Maze Creation
Dimensions of the mazes were determined by fibonacci numbers. Maze 0 was the 0th fibonacci number (1) by the 1st fibonacci number (1), maze 1 being the 1st fibonacci number by the 2nd (1 by 2), maze 2 being the 2nd by the 3rd (2 by 3) and so on. Mazes were initially a grid, as shown below.
Mazes were not allowed to have cycles, meaning there could only be one path between any two points within the maze. To convert the grids into actual mazes, either Prim's algorithm or an iterative implementation of randomized depth-first search were used.
Below is a video demonstration of Prim's Algorithm for generating mazes implemented in JAVA. The blue cells are cells currently in the list of possible cells to look at and the pink cell is the one currently being looked at.
Because the fibonacci sequence exhibits exponential growth, the largest maze my computer could generate was maze 21, which is 17711 cells by 28657 cells.
Maze Solving
Once the mazes were generated they were solved using recursive backtracking.
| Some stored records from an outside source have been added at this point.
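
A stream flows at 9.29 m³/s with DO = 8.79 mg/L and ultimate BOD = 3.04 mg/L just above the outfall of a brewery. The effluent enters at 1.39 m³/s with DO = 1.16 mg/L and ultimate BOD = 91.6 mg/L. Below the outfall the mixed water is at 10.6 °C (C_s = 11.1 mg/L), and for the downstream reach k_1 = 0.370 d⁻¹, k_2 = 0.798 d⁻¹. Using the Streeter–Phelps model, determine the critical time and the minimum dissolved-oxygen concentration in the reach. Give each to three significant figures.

t_c ≈ 1.08 d; minimum DO ≈ 6.58 mg/L

Mixed DO = (9.29×8.79 + 1.39×1.16)/(9.29+1.39) = 83.27/10.68 = 7.797 mg/L.
Mixed L₀ = (9.29×3.04 + 1.39×91.6)/(10.68) = 155.6/10.68 = 14.57 mg/L.
Initial deficit D₀ = C_s − DO₀ = 11.1 − 7.797 = 3.303 mg/L.
t_c = (1/0.4280) ln[(0.798/0.370)(1 − 3.303×0.4280/(0.370×14.57))] = 2.336 × ln(1.591) = 1.085 d.
D_c = (0.370/0.798) × 14.57 × e^(−0.370×1.085) = 0.4637 × 14.57 × 0.6694 = 4.521 mg/L.
Minimum DO = 11.1 − 4.521 = 6.579 mg/L.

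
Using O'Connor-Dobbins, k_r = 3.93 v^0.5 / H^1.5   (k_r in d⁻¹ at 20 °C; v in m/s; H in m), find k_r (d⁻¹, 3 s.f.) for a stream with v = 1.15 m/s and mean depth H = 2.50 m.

k_r ≈ 1.07 d⁻¹

k_r = 3.93 × 1.15^0.5 / 2.50^1.5 = 3.93 × 1.072 / 3.953 = 1.066 d⁻¹.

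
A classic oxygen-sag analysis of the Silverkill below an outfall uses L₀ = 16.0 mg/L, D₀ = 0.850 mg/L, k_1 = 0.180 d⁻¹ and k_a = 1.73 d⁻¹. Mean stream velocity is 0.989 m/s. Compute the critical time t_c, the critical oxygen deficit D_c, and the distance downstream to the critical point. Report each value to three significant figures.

With k_a/k_1 = 9.611 and 1 − D₀(k_a−k_1)/(k_1 L₀) = 0.5425,
t_c = ln(9.611 × 0.5425) / (1.73 − 0.180) = ln(5.214) / 1.550 = 1.651/1.550 = 1.065 d.
L(t_c) = L₀ e^(−k_1 t_c) = 16.0 × 0.8255 = 13.21 mg/L, and at the critical point k_a D_c = k_1 L, so D_c = (0.180/1.73) × 13.21 = 1.374 mg/L.
x_c = v t_c = 0.989 m/s × 1.065 d × 86400 s/d = 91040 m ≈ 91.0 km.

t_c ≈ 1.07 d; D_c ≈ 1.37 mg/L; x_c ≈ 91.0 km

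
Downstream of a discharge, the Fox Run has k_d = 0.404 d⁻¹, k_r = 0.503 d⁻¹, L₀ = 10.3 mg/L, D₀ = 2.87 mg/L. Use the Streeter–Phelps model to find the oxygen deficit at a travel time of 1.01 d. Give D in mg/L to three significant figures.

k_d L₀/(k_r−k_d) = 0.404×10.3/(0.503−0.404) = 4.161/0.09900 = 42.03 mg/L.
e^(−k_d t) = e^(−0.404×1.010) = 0.6650; e^(−k_r t) = e^(−0.503×1.010) = 0.6017.
D = 42.03 × (0.6650 − 0.6017) + 2.87 × 0.6017 = 2.659 + 1.727 = 4.386 mg/L.

D ≈ 4.39 mg/L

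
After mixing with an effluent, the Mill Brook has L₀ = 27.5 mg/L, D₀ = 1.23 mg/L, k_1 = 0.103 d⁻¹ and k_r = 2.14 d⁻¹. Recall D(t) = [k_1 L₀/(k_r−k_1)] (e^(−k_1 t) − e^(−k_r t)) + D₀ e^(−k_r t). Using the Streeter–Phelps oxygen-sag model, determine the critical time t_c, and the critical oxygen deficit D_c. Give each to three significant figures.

t_c ≈ 0.429 d; D_c ≈ 1.27 mg/L

At the critical point dD/dt = 0, so k_1 L₀ e^(−k_1 t) = k_r D. Substituting D(t) from the Streeter–Phelps equation and solving for t gives
t_c = ln[(k_r/k_1)(1 − D₀(k_r−k_1)/(k_1 L₀))] / (k_r−k_1).
Here k_r−k_1 = 2.037 d⁻¹ and 1 − D₀(k_r−k_1)/(k_1 L₀) = 1 − 1.23×2.037/(0.103×27.5) = 0.1154, so
t_c = ln(20.78 × 0.1154) / 2.037 = 0.8748 / 2.037 = 0.4295 d.
D_c = (k_1/k_r) L₀ e^(−k_1 t_c) = (0.103/2.14) × 27.5 × e^(−0.103×0.4295) = 0.04813 × 27.5 × 0.9567 = 1.266 mg/L.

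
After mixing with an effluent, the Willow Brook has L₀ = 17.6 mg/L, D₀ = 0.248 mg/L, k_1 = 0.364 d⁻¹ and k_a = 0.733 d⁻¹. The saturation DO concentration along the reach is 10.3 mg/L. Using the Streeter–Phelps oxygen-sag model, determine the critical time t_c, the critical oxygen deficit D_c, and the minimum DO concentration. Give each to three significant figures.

t_c ≈ 1.86 d; D_c ≈ 4.44 mg/L; min DO ≈ 5.86 mg/L

With k_a/k_1 = 2.014 and 1 − D₀(k_a−k_1)/(k_1 L₀) = 0.9857,
t_c = ln(2.014 × 0.9857) / (0.733 − 0.364) = ln(1.985) / 0.3690 = 0.6856/0.3690 = 1.858 d.
L(t_c) = L₀ e^(−k_1 t_c) = 17.6 × 0.5085 = 8.949 mg/L, and at the critical point k_a D_c = k_1 L, so D_c = (0.364/0.733) × 8.949 = 4.444 mg/L.
Minimum DO = C_s − D_c = 10.3 − 4.444 = 5.856 mg/L.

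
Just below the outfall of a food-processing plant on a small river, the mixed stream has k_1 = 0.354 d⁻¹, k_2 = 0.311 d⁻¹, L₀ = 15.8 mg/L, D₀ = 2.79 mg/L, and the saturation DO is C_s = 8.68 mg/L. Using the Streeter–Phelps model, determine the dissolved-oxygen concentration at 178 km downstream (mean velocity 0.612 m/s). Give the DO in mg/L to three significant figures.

DO ≈ 1.55 mg/L

Travel time t = x/v = 178 km / (0.612 m/s) = 178000 m / 0.612 m/s = 290800 s = 3.366 d.
k_1 L₀/(k_2−k_1) = 0.354×15.8/(0.311−0.354) = 5.593/-0.04300 = -130.1 mg/L.
e^(−k_1 t) = e^(−0.354×3.366) = 0.3037; e^(−k_2 t) = e^(−0.311×3.366) = 0.3510.
D = -130.1 × (0.3037 − 0.3510) + 2.79 × 0.3510 = 6.153 + 0.9793 = 7.132 mg/L.
DO = C_s − D = 8.68 − 7.132 = 1.548 mg/L.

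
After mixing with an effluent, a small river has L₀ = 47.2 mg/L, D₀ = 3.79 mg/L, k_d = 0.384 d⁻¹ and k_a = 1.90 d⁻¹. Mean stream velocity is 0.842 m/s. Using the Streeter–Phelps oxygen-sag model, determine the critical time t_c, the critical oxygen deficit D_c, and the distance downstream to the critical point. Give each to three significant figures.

With k_a/k_d = 4.948 and 1 − D₀(k_a−k_d)/(k_d L₀) = 0.6830,
t_c = ln(4.948 × 0.6830) / (1.90 − 0.384) = ln(3.379) / 1.516 = 1.218/1.516 = 0.8032 d.
L(t_c) = L₀ e^(−k_d t_c) = 47.2 × 0.7346 = 34.67 mg/L, and at the critical point k_a D_c = k_d L, so D_c = (0.384/1.90) × 34.67 = 7.008 mg/L.
x_c = v t_c = 0.842 m/s × 0.8032 d × 86400 s/d = 58430 m ≈ 58.4 km.

t_c ≈ 0.803 d; D_c ≈ 7.01 mg/L; x_c ≈ 58.4 km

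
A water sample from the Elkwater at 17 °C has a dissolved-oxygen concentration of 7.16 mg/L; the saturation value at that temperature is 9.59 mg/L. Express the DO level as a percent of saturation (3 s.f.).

74.7 % saturation

% saturation = C/C_s × 100 = 7.16/9.59 × 100 = 74.7 %.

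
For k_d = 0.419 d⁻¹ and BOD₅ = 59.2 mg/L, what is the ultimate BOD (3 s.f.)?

BOD₅ = L₀(1 − e^(−5k_d)) ⇒ L₀ = BOD₅ / (1 − e^(−5×0.419))
= 59.2 / (1 − 0.1231) = 59.2 / 0.8769 = 67.51 mg/L.

L₀ ≈ 67.5 mg/L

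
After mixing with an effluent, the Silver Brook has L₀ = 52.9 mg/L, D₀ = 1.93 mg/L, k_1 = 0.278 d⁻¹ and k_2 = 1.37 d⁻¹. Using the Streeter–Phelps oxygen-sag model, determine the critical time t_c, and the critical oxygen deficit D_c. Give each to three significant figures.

t_c ≈ 1.32 d; D_c ≈ 7.44 mg/L

At the critical point dD/dt = 0, so k_1 L₀ e^(−k_1 t) = k_2 D. Substituting D(t) from the Streeter–Phelps equation and solving for t gives
t_c = ln[(k_2/k_1)(1 − D₀(k_2−k_1)/(k_1 L₀))] / (k_2−k_1).
Here k_2−k_1 = 1.092 d⁻¹ and 1 − D₀(k_2−k_1)/(k_1 L₀) = 1 − 1.93×1.092/(0.278×52.9) = 0.8567, so
t_c = ln(4.928 × 0.8567) / 1.092 = 1.440 / 1.092 = 1.319 d.
L(t_c) = L₀ e^(−k_1 t_c) = 52.9 × 0.6930 = 36.66 mg/L, and at the critical point k_2 D_c = k_1 L, so D_c = (0.278/1.37) × 36.66 = 7.439 mg/L.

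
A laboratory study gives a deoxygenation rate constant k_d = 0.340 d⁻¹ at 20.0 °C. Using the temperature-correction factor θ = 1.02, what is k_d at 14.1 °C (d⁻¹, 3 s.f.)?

k_d(T₂) = k_d(T₁) · θ^(T₂−T₁) = 0.340 × 1.02^(14.1−20.0)
= 0.340 × 1.02^-5.90 = 0.340 × 0.8897 = 0.3025 d⁻¹.

k_d ≈ 0.303 d⁻¹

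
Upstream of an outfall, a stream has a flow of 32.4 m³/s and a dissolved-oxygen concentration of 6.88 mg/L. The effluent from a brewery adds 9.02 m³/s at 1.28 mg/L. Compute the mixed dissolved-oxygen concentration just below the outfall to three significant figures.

Flow-weighted mixing: C = (Q_r C_r + Q_w C_w)/(Q_r + Q_w)
= (32.4×6.88 + 9.02×1.28)/(32.4 + 9.02) = 234.5/41.42 = 5.660 mg/L.

5.66 mg/L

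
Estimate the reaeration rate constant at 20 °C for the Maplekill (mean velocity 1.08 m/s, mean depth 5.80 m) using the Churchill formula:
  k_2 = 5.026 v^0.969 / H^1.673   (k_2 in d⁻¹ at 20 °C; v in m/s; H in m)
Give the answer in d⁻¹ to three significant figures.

k_2 ≈ 0.286 d⁻¹

k_2 = 5.026 × 1.08^0.969 / 5.80^1.673 = 5.026 × 1.077 / 18.93 = 0.2860 d⁻¹.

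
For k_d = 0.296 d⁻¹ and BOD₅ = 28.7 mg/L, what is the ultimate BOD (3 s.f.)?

L₀ ≈ 37.2 mg/L

BOD₅ = L₀(1 − e^(−5k_d)) ⇒ L₀ = BOD₅ / (1 − e^(−5×0.296))
= 28.7 / (1 − 0.2276) = 28.7 / 0.7724 = 37.16 mg/L.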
Because these mazes grow to massive sizes, the recursive backtracking algorithm implemented utilized a stack data structure instead of recursion to avoid reaching the max recursive depth.
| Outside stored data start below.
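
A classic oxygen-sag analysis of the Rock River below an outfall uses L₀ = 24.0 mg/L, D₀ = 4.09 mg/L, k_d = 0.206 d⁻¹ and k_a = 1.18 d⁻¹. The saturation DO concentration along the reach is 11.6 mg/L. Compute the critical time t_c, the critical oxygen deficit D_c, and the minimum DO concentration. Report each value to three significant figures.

At the critical point dD/dt = 0, so k_d L₀ e^(−k_d t) = k_a D. Substituting D(t) from the Streeter–Phelps equation and solving for t gives
t_c = ln[(k_a/k_d)(1 − D₀(k_a−k_d)/(k_d L₀))] / (k_a−k_d).
Here k_a−k_d = 0.9740 d⁻¹ and 1 − D₀(k_a−k_d)/(k_d L₀) = 1 − 4.09×0.9740/(0.206×24.0) = 0.1942, so
t_c = ln(5.728 × 0.1942) / 0.9740 = 0.1068 / 0.9740 = 0.1096 d.
D_c = (k_d/k_a) L₀ e^(−k_d t_c) = (0.206/1.18) × 24.0 × e^(−0.206×0.1096) = 0.1746 × 24.0 × 0.9777 = 4.096 mg/L.
Minimum DO = C_s − D_c = 11.6 − 4.096 = 7.504 mg/L.

t_c ≈ 0.110 d; D_c ≈ 4.10 mg/L; min DO ≈ 7.50 mg/L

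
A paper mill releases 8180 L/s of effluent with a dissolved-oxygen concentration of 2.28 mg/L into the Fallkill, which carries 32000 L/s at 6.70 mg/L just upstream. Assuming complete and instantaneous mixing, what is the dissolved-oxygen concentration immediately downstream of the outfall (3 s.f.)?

5.80 mg/L

Flow-weighted mixing: C = (Q_r C_r + Q_w C_w)/(Q_r + Q_w)
= (32000×6.70 + 8180×2.28)/(32000 + 8180) = 233100/40180 = 5.800 mg/L.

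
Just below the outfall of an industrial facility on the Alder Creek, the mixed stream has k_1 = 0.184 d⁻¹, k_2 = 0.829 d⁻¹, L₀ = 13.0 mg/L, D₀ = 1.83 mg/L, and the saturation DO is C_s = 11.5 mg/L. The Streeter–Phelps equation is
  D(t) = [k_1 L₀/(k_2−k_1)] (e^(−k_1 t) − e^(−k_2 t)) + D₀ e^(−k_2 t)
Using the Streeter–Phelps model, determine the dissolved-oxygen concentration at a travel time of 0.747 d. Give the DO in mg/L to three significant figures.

DO ≈ 9.28 mg/L

k_1 L₀/(k_2−k_1) = 0.184×13.0/(0.829−0.184) = 2.392/0.6450 = 3.709 mg/L.
e^(−k_1 t) = e^(−0.184×0.7470) = 0.8716; e^(−k_2 t) = e^(−0.829×0.7470) = 0.5383.
D = 3.709 × (0.8716 − 0.5383) + 1.83 × 0.5383 = 1.236 + 0.9852 = 2.221 mg/L.
DO = C_s − D = 11.5 − 2.221 = 9.279 mg/L.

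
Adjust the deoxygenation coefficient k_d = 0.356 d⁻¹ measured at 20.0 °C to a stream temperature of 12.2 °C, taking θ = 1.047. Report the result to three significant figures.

k_d(T₂) = k_d(T₁) · θ^(T₂−T₁) = 0.356 × 1.047^(12.2−20.0)
= 0.356 × 1.047^-7.80 = 0.356 × 0.6989 = 0.2488 d⁻¹.

k_d ≈ 0.249 d⁻¹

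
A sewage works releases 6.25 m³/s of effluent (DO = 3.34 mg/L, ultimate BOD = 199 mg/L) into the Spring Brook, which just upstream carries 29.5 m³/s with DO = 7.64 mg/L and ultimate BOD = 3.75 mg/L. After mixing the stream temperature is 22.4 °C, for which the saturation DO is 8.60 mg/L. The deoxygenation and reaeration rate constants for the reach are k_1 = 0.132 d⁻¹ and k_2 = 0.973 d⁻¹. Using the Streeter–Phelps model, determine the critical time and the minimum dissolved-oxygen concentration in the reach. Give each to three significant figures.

t_c ≈ 1.97 d; minimum DO ≈ 4.64 mg/L

Mixed DO = (29.5×7.64 + 6.25×3.34)/(29.5+6.25) = 246.3/35.75 = 6.888 mg/L.
Mixed L₀ = (29.5×3.75 + 6.25×199)/(35.75) = 1354/35.75 = 37.88 mg/L.
Initial deficit D₀ = C_s − DO₀ = 8.60 − 6.888 = 1.712 mg/L.
t_c = (1/0.8410) ln[(0.973/0.132)(1 − 1.712×0.8410/(0.132×37.88))] = 1.189 × ln(5.249) = 1.972 d.
D_c = (0.132/0.973) × 37.88 × e^(−0.132×1.972) = 0.1357 × 37.88 × 0.7709 = 3.962 mg/L.
Minimum DO = 8.60 − 3.962 = 4.638 mg/L.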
Below is a video demonstration of the maze generated in the previous video being solved using Recursive Backtracking. The grey cells are visited cells that resulted in a dead end, while the pink cells show the current solution's path.
Live Demo
I implemented my JAVA code in JavaScript (with some performance improvements), so you can actually generate mazes here! It's a pretty neat tool that could definitely use some work, but it's what I know how to do at the moment. The magnifying glasses with the + or - increase/decrease the size of the display, while the bar beneath the maze determines what number maze you'd like to generate. Selecting "solve" solves the current maze, and selecting "generate" builds a maze of the specified number. I set the max to 13, but I don't recommend it.